La domination coloniale et la commercialisation qui s’ensuivit portèrent atteinte aux sociétés tribales, et ce de plusieurs manières. Elles favorisèrent la pénétration de leurs territoires par des gens de l’extérieur en provenance des plaines (prêteurs sur gages, commerçants, accapareurs de terres, fournisseurs de main d’oeuvre, etc.). Elles appliquèrent de nouvelles définitions de la propriété privée. Elles forcèrent la vente de terres par le désespoir de ceux qui se retrouvaient criblés de dettes. Elles exploitèrent impitoyablement les autochtones en tant que main d’oeuvre bon marché sous contrat. Elles provoquèrent une aliénation qui n’était pas seulement économique ou matérielle, mais concernait aussi la culture, la spiritualité et l’identité. En réponse, l’Ulugan de Birsa Munda fut la culmination d’une série de révoltes qui forcèrent les Britanniques à réfléchir et à mettre en place des mesures de sauvegarde et de protection des peuples autochtones et des communautés forestières. Le résultat fut la promulgation, en 1908, de la Loi foncière de Chotanagpur.

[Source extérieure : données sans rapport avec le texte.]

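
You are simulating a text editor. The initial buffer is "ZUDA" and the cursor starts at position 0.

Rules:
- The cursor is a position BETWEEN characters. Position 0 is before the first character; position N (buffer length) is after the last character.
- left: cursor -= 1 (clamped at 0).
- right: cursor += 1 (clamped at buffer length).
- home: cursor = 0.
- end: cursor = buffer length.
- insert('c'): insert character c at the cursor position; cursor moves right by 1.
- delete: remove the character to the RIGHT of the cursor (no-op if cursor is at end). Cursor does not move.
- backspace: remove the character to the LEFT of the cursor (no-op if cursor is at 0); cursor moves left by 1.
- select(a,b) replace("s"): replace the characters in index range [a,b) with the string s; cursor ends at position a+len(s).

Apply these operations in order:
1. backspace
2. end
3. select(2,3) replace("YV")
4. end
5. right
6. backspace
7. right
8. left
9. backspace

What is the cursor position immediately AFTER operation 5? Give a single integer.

After op 1 (backspace): buf='ZUDA' cursor=0
After op 2 (end): buf='ZUDA' cursor=4
After op 3 (select(2,3) replace("YV")): buf='ZUYVA' cursor=4
After op 4 (end): buf='ZUYVA' cursor=5
After op 5 (right): buf='ZUYVA' cursor=5

Answer: 5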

La Loi foncière de Chotanagpur interdit de transférer des terres à des personnes non tribales et garantit la propriété et les droits de gestion des communautés dans les régions khuntkatti. De ce fait, les forêts privées des zamindars (propriétaires terriens) furent restituées à la communauté Munda. Or, immédiatement après l’indépendance, la Loi forestière de Bihar désigna en 1948 les territoires khuntkatti comme forêts privées protégées, ce qui enlevait aux Mundas le droit de propriété et de gestion sur elles (cette région de Jharkhand faisait partie de l’État de Bihar jusqu’en septembre 2000). Toutes les terres appartenant à 600 villages furent cédées au ministère des Forêts (MF). La résistance des Munda obligea par la suite le gouvernement de l’État à rendre la terre à la communauté, mais la gestion resta entre les mains du MF.
Pendant les quarante années suivantes les forêts de Jharkhand furent pillées, de complicité avec les autorités du MF, et les peuples autochtones progressivement écartés de leurs forêts. Le couvert forestier originel fut presque entièrement détruit.
A la fin du vingtième siècle, lorsque s’intensifia le mouvement pour l’établissement du Jharkhand comme un État séparé vers le milieu des années quatre-vingt-dix, les peuples autochtones soulevèrent la question des droits sociaux, économiques et culturels et celle de l’autonomie politique. Les collectivités autochtones tributaires des forêts commencèrent à défendre leurs droits. A maintes reprises, les autorités du MF furent empêchées de pénétrer dans les forêts. Les paysans eux-mêmes commencèrent à prendre des mesures pour les sauver et les régénérer. Ce mouvement fut particulièrement fort dans les villages khuntkatti des districts de Ranchi et West Singhbhum. L’initiative se répandit aussi dans d’autres régions d’Hazaribagh et Santhal Parganas habitées par des tribus Santhal, Oraon et Ho qui n’avaient pas de droits khuntkatti.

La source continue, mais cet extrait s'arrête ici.